March 15, 2010

unintentional flash fiction

When I read Laurel’s post about microfiction, I immediately thought, “There’s no way I could fit a story into a few words.” Then I realized that in my collection of story ideas, I’d already written some flash fiction. I don’t know if they exactly meet the definitions, but here are some of my attempts.

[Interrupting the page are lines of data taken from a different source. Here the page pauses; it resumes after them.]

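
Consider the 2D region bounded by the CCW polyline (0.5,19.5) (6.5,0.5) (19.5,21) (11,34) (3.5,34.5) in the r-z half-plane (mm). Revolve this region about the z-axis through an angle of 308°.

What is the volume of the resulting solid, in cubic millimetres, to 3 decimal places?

Profile (r,z), 5 vertices: (0.5,19.5) (6.5,0.5) (19.5,21) (11,34) (3.5,34.5)
edge 0: (0.5,19.5)→(6.5,0.5)  cross = 0.5·0.5 − 6.5·19.5 = -126.5000; (r_i+r_j)·cross = 7·-126.5000 = -885.5000
edge 1: (6.5,0.5)→(19.5,21)  cross = 6.5·21 − 19.5·0.5 = 126.7500; (r_i+r_j)·cross = 26·126.7500 = 3295.5000
edge 2: (19.5,21)→(11,34)  cross = 19.5·34 − 11·21 = 432.0000; (r_i+r_j)·cross = 30.5·432.0000 = 13176.0000
edge 3: (11,34)→(3.5,34.5)  cross = 11·34.5 − 3.5·34 = 260.5000; (r_i+r_j)·cross = 14.5·260.5000 = 3777.2500
edge 4: (3.5,34.5)→(0.5,19.5)  cross = 3.5·19.5 − 0.5·34.5 = 51.0000; (r_i+r_j)·cross = 4·51.0000 = 204.0000
Σcross = 743.7500 → A = |Σcross|/2 = 371.8750 mm²
Σ(r_i+r_j)·cross = 19567.2500 → first moment M = |Σ|/6 = 3261.2083
R_c = M/A = 3261.2083/371.8750 = 8.7696 mm
θ = 308° = 5.375614 rad
V = θ·R_c·A = 5.375614·8.7696·371.8750 = 17530.997 mm³

Volume = 17530.997 mm³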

--Did she know the effect her smile had on him, that it had the power to bring him to his knees? Did she know that he lay awake every night, wondering when she would notice him?

--Why was my cell phone ringing at 2 a.m.? I rolled over and looked at the caller i.d. “Michael Kendrick.” Was this the call I’d been waiting for?
“Julia, it’s me. I think we found him.”
Tension that had been building up over the last five years escaped like air from a balloon.

--I should have known he was dangerous. The steely glint in his eye should have been my first clue. And if I ignored that, the two blasters he tossed onto the chair in the corner should have warned me. But I’m stupid. I like dangerous men. That’s my only excuse for marrying a scoundrel.

--My daughter is having a piece of her brain removed today at three o'clock. If only I could be so lucky as to have part of *my* brain removed - specifically the part that had loved my ex-husband to the point of ignoring his affairs and emotional abuse. If I hadn’t been so naive and gullible, I wouldn’t have this ache in my heart and the desire to go under the knife myself. But then, removing the pain of his betrayal would never be that easy. Nothing in my life is ever *that* easy.

--One look at the body lying at her feet and Kelani knew that her world was about to come crashing down. If it had been a human body, she could have ignored it. But there was nothing human about it.

--Twenty years of living as a human had taken its toll.

--Eric Bowman was tired – tired of the relentless rain, tired of the cold, and tired of this backward planet. He would have given just about anything to go home. But as much as thoughts of home invaded his thoughts, catching Drew O’Connor was the only thing that mattered.

The next few are from a conversation I had with my boys and my writing partner. I had a lot of fun with these.

--Jenna Malone had never killed anyone – unless it was necessary. Unfortunately, today was one of those days.
--Jenna Malone never killed anyone on an empty stomach.
--Jenna Malone had never killed anyone – at least not that that she could remember.
--Jenna Malone never killed on Tuesdays. Today would be the exception.
--Jenna Malone never killed anyone before noon.
--Jenna Malone had never killed anyone, except her husband.

*** thanks to some encouragement from Laurel, i just submitted two of these to Two Sentence Stories. you can go rate my stories here: You Can't Run Forever and Day Job. (c'mon, make me look good.) i also submitted the shortest one to Nanoism. not sure when that one will go up.

1 comment:

laurel said...

Good for you, Michelle! I knew you had it in you! I think one of those two sentence pieces you list last would be good candidates to send to the two sentence e-zine I linked.

And I'd love to see the brain surgery piece expanded to a full-fledged flash of 500 words. Those characters in particular intrigued me.